Ik heb jaren geleden al wel eens tomatenjam gemaakt, toen was het een redelijk maar niet overweldigend succes. En ik begrijp nu ook wel waarom, ik maakte toen een simpele jam (van gewone tomaten met geleisuiker en wat citroensap). Nu bedacht is dat gelei lekkerder is (want de velletjes van tomaten blijven ook in een jam opvallend aanwezig). En ook de smaak kon wel wat opgepimpt worden. En nu ik meer ervaring in het inmaken heb durf ik ook wat makkelijker te experimenteren. Dus maakte ik deze tomatengelei met appel, citroen, vanille en gember. En deze vinden we heerlijk! We aten de jam al op een broodje, maar gisteren proefden we de gelei in combinatie met wat Gorgonzola Dolce en dat was zo mogelijk nog lekkerder :-).
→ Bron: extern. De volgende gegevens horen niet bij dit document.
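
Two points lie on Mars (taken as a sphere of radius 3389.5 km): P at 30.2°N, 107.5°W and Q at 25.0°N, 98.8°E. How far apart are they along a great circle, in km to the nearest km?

With latitudes φ₁ = 30.200°, φ₂ = 25.000° and longitude difference Δλ = -153.700°:
cos c = sin φ₁ sin φ₂ + cos φ₁ cos φ₂ cos Δλ = (0.5030)(0.4226) + (0.8643)(0.9063)(-0.8965) = -0.48963,
so c = arccos(-0.48963) = 2.08246 rad.
Distance = R·c = 3389.5 × 2.0825 ≈ 7059 km.

7059 km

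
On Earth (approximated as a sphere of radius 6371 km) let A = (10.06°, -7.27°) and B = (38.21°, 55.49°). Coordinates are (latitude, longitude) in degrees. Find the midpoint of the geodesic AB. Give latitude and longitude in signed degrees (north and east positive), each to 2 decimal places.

The central angle between A and B is δ = 1.0904 rad.
With f = 0.5, the slerp weights are sin((1−f)δ)/sin δ = 0.5848 and sin(fδ)/sin δ = 0.5848.
Weighted sum of the unit vectors: (0.5848)·(0.9767,-0.1246,0.1747) + (0.5848)·(0.4452,0.6475,0.6185) = (0.8315, 0.3058, 0.4639).
Converting back: φ = atan2(z, √(x²+y²)) = 27.64°, λ = atan2(y, x) = 20.19°.

27.64°, 20.19°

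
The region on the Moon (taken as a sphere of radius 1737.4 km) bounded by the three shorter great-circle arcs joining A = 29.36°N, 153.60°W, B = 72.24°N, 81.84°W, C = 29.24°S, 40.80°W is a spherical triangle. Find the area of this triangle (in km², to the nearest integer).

4550219 km²

Side lengths (central angles): a = 1.8384, b = 2.1344, c = 0.9883 rad; semiperimeter s = 2.4805.
By l'Huilier's theorem, tan(E/4) = √[tan(s/2) tan((s−a)/2) tan((s−b)/2) tan((s−c)/2)], giving spherical excess E = 1.5074 rad.
Area = E·R² = 1.5074 × (1737.4)² ≈ 4550219 km².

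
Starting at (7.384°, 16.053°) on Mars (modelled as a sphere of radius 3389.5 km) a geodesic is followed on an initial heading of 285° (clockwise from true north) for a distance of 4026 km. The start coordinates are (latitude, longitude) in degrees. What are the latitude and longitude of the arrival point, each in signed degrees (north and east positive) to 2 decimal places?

16.62°, -53.18°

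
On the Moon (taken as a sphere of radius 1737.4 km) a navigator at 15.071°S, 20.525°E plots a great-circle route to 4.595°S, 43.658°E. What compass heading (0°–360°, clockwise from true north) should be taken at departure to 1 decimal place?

Δλ = 23.133° = 0.4037 rad.
y = sin Δλ · cos φ₂ = (0.3929)(0.9968) = 0.3916
x = cos φ₁ sin φ₂ − sin φ₁ cos φ₂ cos Δλ = (0.9656)(-0.0801) − (-0.2600)(0.9968)(0.9196) = 0.1610
θ = atan2(y, x) = 67.65°, so the bearing is 67.7°.

67.7°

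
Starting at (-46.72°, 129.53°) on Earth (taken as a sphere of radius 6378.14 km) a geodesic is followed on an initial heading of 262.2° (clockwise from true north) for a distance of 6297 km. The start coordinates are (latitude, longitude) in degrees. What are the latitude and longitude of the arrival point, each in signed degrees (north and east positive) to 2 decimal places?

-28.60°, 59.18°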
Daarom volgt hier nu het recept van deze lekkere tomatengelei:
voor 4 tot 5 potjes van 200 tot 250 cc
Was de tomaatjes, verwijder de kroontjes, snijd de tomaatjes doormidden (dan laten ze wat sneller hun sap los) en doe ze in een pan met dikke bodem. Weeg de suiker af en doe dit bij de tomaatjes in de pan. Schil de gember en snijd in plakjes, voeg ook dit toe aan de tomaatjes in de pan. Snijd het vanillestokje open, schraap het merg eruit en voeg dit samen met het leeg geschraapte vanillestokje ook weer toe aan de tomaatjes. Was de appel en snijd daarna in plakjes, inclusief schil en klokhuis (het hoge gehalte pectine daarin helpt bij het geleren). Boen de citroenen goed schoon onder warm water en schaaf of rasp ongeveer 1 eetlepel schil van de citroenen (zonder het bittere witte eronder), voeg dit toe aan de tomaatjes. Pers het sap uit en zet dit apart.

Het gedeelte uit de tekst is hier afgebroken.